Frequently Asked Questions

Why does testosterone help brain tumors but hurt other cancers?

The brain is an immunologically unusual organ, and it appears to use testosterone to regulate its own immune cells differently from other tissues. When testosterone is absent, microglia, the brain’s resident immune cells, become overactivated and trigger a chain of stress hormone signals that ultimately suppresses the body’s anti-tumor defenses. In tumors outside the brain, the opposite happens: testosterone keeps anti-tumor T cells suppressed, so removing it helps. The same hormone does opposite things depending entirely on where the tumor is.

Could testosterone therapy actually become a treatment for glioblastoma?

Possibly, but the evidence isn’t there yet to justify prescribing it.

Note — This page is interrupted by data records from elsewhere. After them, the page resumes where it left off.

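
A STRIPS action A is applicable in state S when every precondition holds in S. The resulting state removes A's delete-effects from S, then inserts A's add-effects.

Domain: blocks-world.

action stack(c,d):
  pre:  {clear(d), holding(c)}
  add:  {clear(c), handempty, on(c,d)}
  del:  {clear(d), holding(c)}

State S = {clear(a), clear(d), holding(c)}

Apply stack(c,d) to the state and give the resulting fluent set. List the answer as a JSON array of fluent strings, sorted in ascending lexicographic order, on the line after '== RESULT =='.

Progress:
  pre ⊆ S: {clear(d), holding(c)} ⊆ S  — applicable
  S \ del = {clear(a)}
  ∪ add   = {clear(a), clear(c), handempty, on(c,d)}

== RESULT ==
["clear(a)", "clear(c)", "handempty", "on(c,d)"]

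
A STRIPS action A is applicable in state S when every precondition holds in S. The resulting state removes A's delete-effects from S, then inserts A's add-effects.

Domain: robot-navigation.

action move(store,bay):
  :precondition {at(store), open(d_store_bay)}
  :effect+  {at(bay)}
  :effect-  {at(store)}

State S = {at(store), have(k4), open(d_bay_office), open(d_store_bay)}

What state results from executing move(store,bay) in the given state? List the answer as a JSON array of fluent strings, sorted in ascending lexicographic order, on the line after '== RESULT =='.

Compute (S \ del) ∪ add:
  pre ⊆ S: {at(store), open(d_store_bay)} ⊆ S  — applicable
  S \ del = {have(k4), open(d_bay_office), open(d_store_bay)}
  ∪ add   = {at(bay), have(k4), open(d_bay_office), open(d_store_bay)}

== RESULT ==
["at(bay)", "have(k4)", "open(d_bay_office)", "open(d_store_bay)"]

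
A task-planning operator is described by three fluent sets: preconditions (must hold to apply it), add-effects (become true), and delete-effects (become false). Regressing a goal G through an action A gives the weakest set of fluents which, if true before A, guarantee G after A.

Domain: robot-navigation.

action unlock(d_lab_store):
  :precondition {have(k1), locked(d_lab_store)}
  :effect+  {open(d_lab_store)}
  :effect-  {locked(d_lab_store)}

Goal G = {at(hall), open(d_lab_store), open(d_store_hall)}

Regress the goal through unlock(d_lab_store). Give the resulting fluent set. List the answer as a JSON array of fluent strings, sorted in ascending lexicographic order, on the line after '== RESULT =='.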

The Cleveland Clinic findings suggest a biological rationale and point to intriguing survival data in a retrospective patient analysis, but that kind of data has significant limitations. Formal clinical trials are the next step, and researchers also need to understand how testosterone interacts with dexamethasone, a drug most glioblastoma patients already receive that suppresses the same immune pathways. The study’s authors are calling for evaluation, not implementation.

Is this why men do worse than women with glioblastoma?

Probably not the whole story. Men have higher rates of glioblastoma and worse outcomes, a pattern researchers have been trying to explain for years using factors ranging from sex chromosomes to tumor biology. This study adds a new piece: in older men, declining testosterone levels may remove a protective brake on brain inflammation, allowing tumors to exploit a stress-hormone pathway that younger men or women with different hormone profiles don’t face in the same way. Whether that fully accounts for the survival gap remains an open question.

How does stress get involved in a brain tumor growing faster?

The hypothalamic-pituitary-adrenal axis, which governs the body’s stress response, can be triggered by inflammatory signals from the brain. When microglia fire up in the absence of testosterone, they release cytokines that reach the hypothalamus and activate this axis, flooding the bloodstream with cortisol-like hormones. Those stress hormones then dampen T cell activity throughout the body, not just near the tumor, effectively weakening the immune system’s ability to fight the cancer from a distance. It’s a route from local brain inflammation to systemic immune suppression that nobody had traced in this context before.